Health officials have shut down a San Antonio, Texas food processing plant because it was found to be contaminated by bacteria which may have killed four people.
On Wednesday, the Texas Department of State Health Services ordered SanGar Produce and Processing to stop processing food and recall all products shipped from its plant since January, after lab results of chopped celery at the plant showed Listeria monocytogenes, a bacteria that can cause severe illness.
SanGar questioned the lab's findings and denied any wrongdoing, saying it has had "an excellent record of safety and health."
"The independent testing shows our produce to be absolutely safe, and we are aggressively fighting the state's erroneous findings," said Kenneth Sanquist, president of SanGar.

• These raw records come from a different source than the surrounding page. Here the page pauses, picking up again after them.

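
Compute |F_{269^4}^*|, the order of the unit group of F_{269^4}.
|F_{269^4}^*| = 5236114320

F_{269^4} has 269^4 = 5236114321 elements; its multiplicative group consists of all nonzero elements, so |F_{269^4}^*| = 5236114321 - 1 = 5236114320. (It is cyclic since any finite subgroup of the multiplicative group of a field is cyclic.)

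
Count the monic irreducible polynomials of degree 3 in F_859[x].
There are 211279640 monic irreducible polynomials of degree 3 over F_859

Each element of F_{859^3} that lies in no proper subfield is a root of exactly one monic irreducible of degree 3 over F_859, and each such polynomial has 3 distinct roots in F_{859^3}. By Möbius inversion the count is N_859(3) = (1/3) Σ_{d|3} μ(3/d) · 859^d = (1/3)(μ(3)·859^1 + μ(1)·859^3) = 633838920/3 = 211279640.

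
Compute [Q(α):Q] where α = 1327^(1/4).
[Q(α):Q] = 4

α is a root of x^4 - 1327. By Eisenstein's criterion at the prime p = 1327 (which divides the constant term 1327 but p^2 = 1760929 does not, since 1327 is squarefree), x^4 - 1327 is irreducible over Q. Hence [Q(α):Q] = 4.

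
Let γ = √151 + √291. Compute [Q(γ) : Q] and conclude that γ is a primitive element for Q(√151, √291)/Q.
[Q(γ) : Q] = 4 (equivalently, Q(γ) = Q(√151, √291))

Obviously Q(γ) ⊆ Q(√151, √291), and [Q(√151, √291):Q] = 4 (since 151, 291 are distinct squarefree integers > 1 with 43941 not a perfect square). To show equality we compute the minimal polynomial of γ. From γ = √151 + √291: γ^2 = 151 + 2√(43941) + 291 = 442 + 2√(43941), so γ^2 - 442 = 2√(43941); squaring, (γ^2 - 442)^2 = 4·43941, i.e. γ^4 - 884γ^2 + 195364 - 175764 = 0, i.e. γ^4 - 884γ^2 + 19600 = 0. So γ is a root of x^4 - 884x^2 + 19600. This polynomial is irreducible over Q: it has no rational root (each ±√151 ± √291 is irrational), and any factorization into two quadratics over Q would force √(43941) ∈ Q (pairing opposite roots) or √151, √291 ∈ Q (other pairings), all impossible. Hence [Q(γ):Q] = 4 = [Q(√151, √291):Q], so Q(γ) = Q(√151, √291).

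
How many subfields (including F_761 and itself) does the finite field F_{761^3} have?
F_{761^3} has 2 subfields

The subfields of F_{p^n} are exactly the fields F_{p^d} for d | n (each is the fixed field of the unique index-d subgroup of Gal(F_{p^n}/F_p) ≅ Z/nZ). The divisors of n = 3 are {1, 3}, giving 2 subfields: F_{761^1}, F_{761^3}.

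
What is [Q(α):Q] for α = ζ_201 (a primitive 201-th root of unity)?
[Q(α):Q] = 132

The minimal polynomial of ζ_201 over Q is the 201-th cyclotomic polynomial Φ_201(x), which is irreducible over Q and has degree φ(201) = 132. Hence [Q(α):Q] = φ(201) = 132.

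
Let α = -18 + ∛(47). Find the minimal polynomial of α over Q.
m_α(x) = x^3 + 54x^2 + 972x + 5785

Set β = α + 18 = ∛(47), so β^3 = 47. Then (α + 18)^3 - 47 = 0, i.e. α is a root of g(x) = (x + 18)^3 - 47 = x^3 + 54x^2 + 972x + 5785. Since g(x) = h(x + 18) where h(x) = x^3 - 47, and h is irreducible over Q (because 47 is not a perfect cube, so h has no rational root, and a monic cubic with no rational root is irreducible), g is also irreducible (irreducibility is preserved under the substitution x → x + 18). Hence m_α(x) = x^3 + 54x^2 + 972x + 5785.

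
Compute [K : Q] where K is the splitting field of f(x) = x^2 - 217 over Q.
[K : Q] = 2

f(x) = x^2 - 217 factors as (x - √217)(x + √217). The splitting field is K = Q(√217). Since 217 is squarefree and > 1, it is not a perfect square, so x^2 - 217 is irreducible over Q and [Q(√217) : Q] = 2. Hence [K : Q] = 2.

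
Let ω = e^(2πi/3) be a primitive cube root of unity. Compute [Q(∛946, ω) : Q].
[Q(∛946, ω) : Q] = 6

[Q(∛946):Q] = 3 (min poly x^3 - 946, irreducible since 946 is not a perfect cube). [Q(ω):Q] = 2 (min poly x^2 + x + 1). Since Q(∛946) ⊂ R and ω ∉ R, we have ω ∉ Q(∛946), so x^2 + x + 1 remains irreducible over Q(∛946) and [Q(∛946, ω) : Q(∛946)] = 2. By the tower law, [Q(∛946, ω) : Q] = 3 · 2 = 6. (In fact Q(∛946, ω) is the splitting field of x^3 - 946 over Q.)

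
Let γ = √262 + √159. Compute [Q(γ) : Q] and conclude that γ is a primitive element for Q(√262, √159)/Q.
[Q(γ) : Q] = 4 (equivalently, Q(γ) = Q(√262, √159))

Obviously Q(γ) ⊆ Q(√262, √159), and [Q(√262, √159):Q] = 4 (since 262, 159 are distinct squarefree integers > 1 with 41658 not a perfect square). To show equality we compute the minimal polynomial of γ. From γ = √262 + √159: γ^2 = 262 + 2√(41658) + 159 = 421 + 2√(41658), so γ^2 - 421 = 2√(41658); squaring, (γ^2 - 421)^2 = 4·41658, i.e. γ^4 - 842γ^2 + 177241 - 166632 = 0, i.e. γ^4 - 842γ^2 + 10609 = 0. So γ is a root of x^4 - 842x^2 + 10609. This polynomial is irreducible over Q: it has no rational root (each ±√262 ± √159 is irrational), and any factorization into two quadratics over Q would force √(41658) ∈ Q (pairing opposite roots) or √262, √159 ∈ Q (other pairings), all impossible. Hence [Q(γ):Q] = 4 = [Q(√262, √159):Q], so Q(γ) = Q(√262, √159).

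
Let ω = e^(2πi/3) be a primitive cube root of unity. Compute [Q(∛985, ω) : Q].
[Q(∛985, ω) : Q] = 6

[Q(∛985):Q] = 3 (min poly x^3 - 985, irreducible since 985 is not a perfect cube). [Q(ω):Q] = 2 (min poly x^2 + x + 1). Since Q(∛985) ⊂ R and ω ∉ R, we have ω ∉ Q(∛985), so x^2 + x + 1 remains irreducible over Q(∛985) and [Q(∛985, ω) : Q(∛985)] = 2. By the tower law, [Q(∛985, ω) : Q] = 3 · 2 = 6. (In fact Q(∛985, ω) is the splitting field of x^3 - 985 over Q.)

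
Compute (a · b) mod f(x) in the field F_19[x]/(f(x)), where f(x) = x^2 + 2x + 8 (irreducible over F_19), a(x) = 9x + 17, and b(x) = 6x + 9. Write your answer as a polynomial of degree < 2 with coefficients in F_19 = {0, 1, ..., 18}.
a · b ≡ 18x + 6 (mod f(x))

Multiply in F_19[x]: a(x)·b(x) = (9x + 17)·(6x + 9) = 16x^2 + 12x + 1. This has degree ≥ 2, so divide by f(x) over F_19: 16x^2 + 12x + 1 = (16)·(x^2 + 2x + 8) + (18x + 6). Hence a·b ≡ 18x + 6 (mod f). (F_19[x]/(f) is a field with 19^2 = 361 elements since f is irreducible of degree 2.)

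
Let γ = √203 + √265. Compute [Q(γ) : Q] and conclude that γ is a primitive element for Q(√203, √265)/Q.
[Q(γ) : Q] = 4 (equivalently, Q(γ) = Q(√203, √265))

Obviously Q(γ) ⊆ Q(√203, √265), and [Q(√203, √265):Q] = 4 (since 203, 265 are distinct squarefree integers > 1 with 53795 not a perfect square). To show equality we compute the minimal polynomial of γ. From γ = √203 + √265: γ^2 = 203 + 2√(53795) + 265 = 468 + 2√(53795), so γ^2 - 468 = 2√(53795); squaring, (γ^2 - 468)^2 = 4·53795, i.e. γ^4 - 936γ^2 + 219024 - 215180 = 0, i.e. γ^4 - 936γ^2 + 3844 = 0. So γ is a root of x^4 - 936x^2 + 3844. This polynomial is irreducible over Q: it has no rational root (each ±√203 ± √265 is irrational), and any factorization into two quadratics over Q would force √(53795) ∈ Q (pairing opposite roots) or √203, √265 ∈ Q (other pairings), all impossible. Hence [Q(γ):Q] = 4 = [Q(√203, √265):Q], so Q(γ) = Q(√203, √265).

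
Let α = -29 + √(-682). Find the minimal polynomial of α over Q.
m_α(x) = x^2 + 58x + 1523

From α + 29 = √(-682), squaring gives (α + 29)^2 = -682, i.e. α^2 + 58α + 841 = -682, so α^2 + 58α + 1523 = 0. The discriminant of x^2 + 58x + 1523 is (58)^2 - 4·(1523) = 3364 - 6092 = -2728, and 4·(-682) is not a perfect square in Q since -682 is squarefree and ≠ 1. Hence x^2 + 58x + 1523 is irreducible over Q and is the minimal polynomial of α.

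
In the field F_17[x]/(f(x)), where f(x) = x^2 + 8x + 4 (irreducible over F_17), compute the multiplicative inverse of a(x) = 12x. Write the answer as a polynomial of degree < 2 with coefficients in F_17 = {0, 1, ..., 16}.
a(x)^(-1) ≡ 6x + 14 (mod f(x))

Since f is irreducible over F_17, F_17[x]/(f) is a field and a(x) ≠ 0 has an inverse. Apply the extended Euclidean algorithm to f(x) and a(x) in F_17[x]: f(x) = (10x + 12)·a(x) + (4). The last nonzero remainder is the constant 4 = gcd(f, a) in F_17. Back-substituting through the division chain expresses 4 = s(x)·a(x) + t(x)·f(x) with s(x) ≡ 7x + 5 (mod f), so (7x + 5)·a(x) ≡ 4 (mod f). Multiplying by 4^(-1) ≡ 13 in F_17 gives a(x)^(-1) ≡ 13·(7x + 5) ≡ 6x + 14 (mod f). Check: (12x)·(6x + 14) = 4x^2 + 15x ≡ 1 (mod x^2 + 8x + 4).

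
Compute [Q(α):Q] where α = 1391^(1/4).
[Q(α):Q] = 4

α is a root of x^4 - 1391. By Eisenstein's criterion at the prime p = 13 (which divides the constant term 1391 but p^2 = 169 does not, since 1391 is squarefree), x^4 - 1391 is irreducible over Q. Hence [Q(α):Q] = 4.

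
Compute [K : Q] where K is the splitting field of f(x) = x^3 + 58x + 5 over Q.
[K : Q] = 6

By the rational root test, any rational root of the monic integer polynomial f(x) = x^3 + 58x + 5 must be an integer dividing the constant term 5, i.e. one of ±{1, 5}. Evaluating: f(1) = 64, f(-1) = -54, f(5) = 420, f(-5) = -410; none is 0, so f has no rational root and is therefore irreducible over Q (a cubic with no linear factor over a field is irreducible). For an irreducible cubic, the Galois group is A_3 or S_3 according as the discriminant disc(f) = -4a^3 - 27b^2 = -4·(58)^3 - 27·(5)^2 = -781123 is or is not a square in Q. Here disc(f) = -781123 is not a perfect square in Q, so the Galois group of f over Q is not contained in A_3 and must be all of S_3. The splitting field has degree |S_3| = 6 over Q, so [K : Q] = 6.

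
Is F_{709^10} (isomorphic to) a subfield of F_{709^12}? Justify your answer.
No: F_{709^10} is not a subfield of F_{709^12}

F_{p^m} embeds in F_{p^n} iff m | n. Here 10 ∤ 12 (since 12 = 1·10 + 2 with remainder 2 ≠ 0), so F_{709^10} is not a subfield of F_{709^12}. Equivalently: if it were, the tower law would give 10 = [F_{709^10}:F_709] dividing [F_{709^12}:F_709] = 12, contradiction.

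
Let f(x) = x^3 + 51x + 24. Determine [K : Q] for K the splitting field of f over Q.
[K : Q] = 6

By the rational root test, any rational root of the monic integer polynomial f(x) = x^3 + 51x + 24 must be an integer dividing the constant term 24, i.e. one of ±{1, 2, 3, 4, 6, 8, 12, 24}. Evaluating: f(1) = 76, f(-1) = -28, f(2) = 134, f(-2) = -86, f(3) = 204, f(-3) = -156, f(4) = 292, f(-4) = -244, f(6) = 546, f(-6) = -498, f(8) = 944, f(-8) = -896, f(12) = 2364, f(-12) = -2316, f(24) = 15072, f(-24) = -15024; none is 0, so f has no rational root and is therefore irreducible over Q (a cubic with no linear factor over a field is irreducible). For an irreducible cubic, the Galois group is A_3 or S_3 according as the discriminant disc(f) = -4a^3 - 27b^2 = -4·(51)^3 - 27·(24)^2 = -546156 is or is not a square in Q. Here disc(f) = -546156 is not a perfect square in Q, so the Galois group of f over Q is not contained in A_3 and must be all of S_3. The splitting field has degree |S_3| = 6 over Q, so [K : Q] = 6.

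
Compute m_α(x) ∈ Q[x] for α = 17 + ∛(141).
m_α(x) = x^3 - 51x^2 + 867x - 5054

Set β = α - 17 = ∛(141), so β^3 = 141. Then (α - 17)^3 - 141 = 0, i.e. α is a root of g(x) = (x - 17)^3 - 141 = x^3 - 51x^2 + 867x - 5054. Since g(x) = h(x - 17) where h(x) = x^3 - 141, and h is irreducible over Q (because 141 is not a perfect cube, so h has no rational root, and a monic cubic with no rational root is irreducible), g is also irreducible (irreducibility is preserved under the substitution x → x - 17). Hence m_α(x) = x^3 - 51x^2 + 867x - 5054.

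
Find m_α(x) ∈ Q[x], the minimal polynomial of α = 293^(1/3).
m_α(x) = x^3 - 293

α satisfies α^3 = 293, so x^3 - 293 annihilates α. By the rational root test, a rational root p/q (in lowest terms) of x^3 - 293 would satisfy p^3 = 293 q^3, forcing q = 1 and p^3 = 293; but 293 is not a perfect cube, contradiction. A monic cubic over Q with no rational root is irreducible (any nontrivial factorization would include a linear factor). Hence x^3 - 293 is the minimal polynomial of α, and in particular [Q(α):Q] = 3.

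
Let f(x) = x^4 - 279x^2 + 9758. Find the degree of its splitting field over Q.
[K : Q] = 4

Solving the quadratic in x^2: x^2 = (279 ± √(279^2 - 4·9758))/2 = (279 ± √38809)/2 = (279 ± 197)/2, giving x^2 = 238 or x^2 = 41. So f(x) = (x^2 - 238)(x^2 - 41) and the roots of f are ±√238, ±√41. Hence the splitting field is K = Q(√238, √41). Since 238 and 41 are distinct squarefree integers > 1, their product 9758 is not a perfect square, so √41 ∉ Q(√238). By the tower law [K:Q] = [Q(√238,√41):Q(√238)] · [Q(√238):Q] = 2 · 2 = 4.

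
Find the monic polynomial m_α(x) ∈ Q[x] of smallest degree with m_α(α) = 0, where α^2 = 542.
m_α(x) = x^2 - 542

α satisfies α^2 - 542 = 0, so x^2 - 542 annihilates α. Since d = 542 is squarefree and ≠ 1, it is not a perfect square in Q, so x^2 - 542 has no rational root and is therefore irreducible over Q (a degree-2 polynomial over a field is irreducible iff it has no root). Hence m_α(x) = x^2 - 542.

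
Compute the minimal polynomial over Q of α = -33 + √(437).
m_α(x) = x^2 + 66x + 652

From α + 33 = √(437), squaring gives (α + 33)^2 = 437, i.e. α^2 + 66α + 1089 = 437, so α^2 + 66α + 652 = 0. The discriminant of x^2 + 66x + 652 is (66)^2 - 4·(652) = 4356 - 2608 = 1748, and 4·(437) is not a perfect square in Q since 437 is squarefree and ≠ 1. Hence x^2 + 66x + 652 is irreducible over Q and is the minimal polynomial of α.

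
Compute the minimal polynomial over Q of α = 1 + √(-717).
m_α(x) = x^2 - 2x + 718

From α - 1 = √(-717), squaring gives (α - 1)^2 = -717, i.e. α^2 - 2α + 1 = -717, so α^2 - 2α + 718 = 0. The discriminant of x^2 - 2x + 718 is (-2)^2 - 4·(718) = 4 - 2872 = -2868, and 4·(-717) is not a perfect square in Q since -717 is squarefree and ≠ 1. Hence x^2 - 2x + 718 is irreducible over Q and is the minimal polynomial of α.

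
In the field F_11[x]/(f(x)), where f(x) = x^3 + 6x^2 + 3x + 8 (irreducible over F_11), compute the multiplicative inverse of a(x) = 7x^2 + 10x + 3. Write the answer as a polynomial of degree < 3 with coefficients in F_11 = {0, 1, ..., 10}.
a(x)^(-1) ≡ 6x^2 + 10x + 5 (mod f(x))

Since f is irreducible over F_11, F_11[x]/(f) is a field and a(x) ≠ 0 has an inverse. Apply the extended Euclidean algorithm to f(x) and a(x) in F_11[x]: f(x) = (8x + 2)·a(x) + (3x + 2);  a(x) = (6x + 3)·(3x + 2) + (8). The last nonzero remainder is the constant 8 = gcd(f, a) in F_11. Back-substituting through the division chain expresses 8 = s(x)·a(x) + t(x)·f(x) with s(x) ≡ 4x^2 + 3x + 7 (mod f), so (4x^2 + 3x + 7)·a(x) ≡ 8 (mod f). Multiplying by 8^(-1) ≡ 7 in F_11 gives a(x)^(-1) ≡ 7·(4x^2 + 3x + 7) ≡ 6x^2 + 10x + 5 (mod f). Check: (7x^2 + 10x + 3)·(6x^2 + 10x + 5) = 9x^4 + 9x^3 + 10x^2 + 3x + 4 ≡ 1 (mod x^3 + 6x^2 + 3x + 8).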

SanGar processes a wide variety of products including lettuce, peppers, carrots, cucumbers and cut-up fruit, salad, and soup mixes. They are sold in sealed packages to restaurants, hospitals, schools and other large institutions that serve food.
The Texas health department is taking the lead in the investigation, aided by the U.S. Food and Drug Administration and the CDC. The state justified shutting down the SanGar plant, saying the conditions at the plant pose "an immediate and serious threat to human life or health."
The bacteria found in the lab results has been tied to listeriosis, which sickens about 2,500 Americans and contributes to the death of 500 people annually, according to the CDC.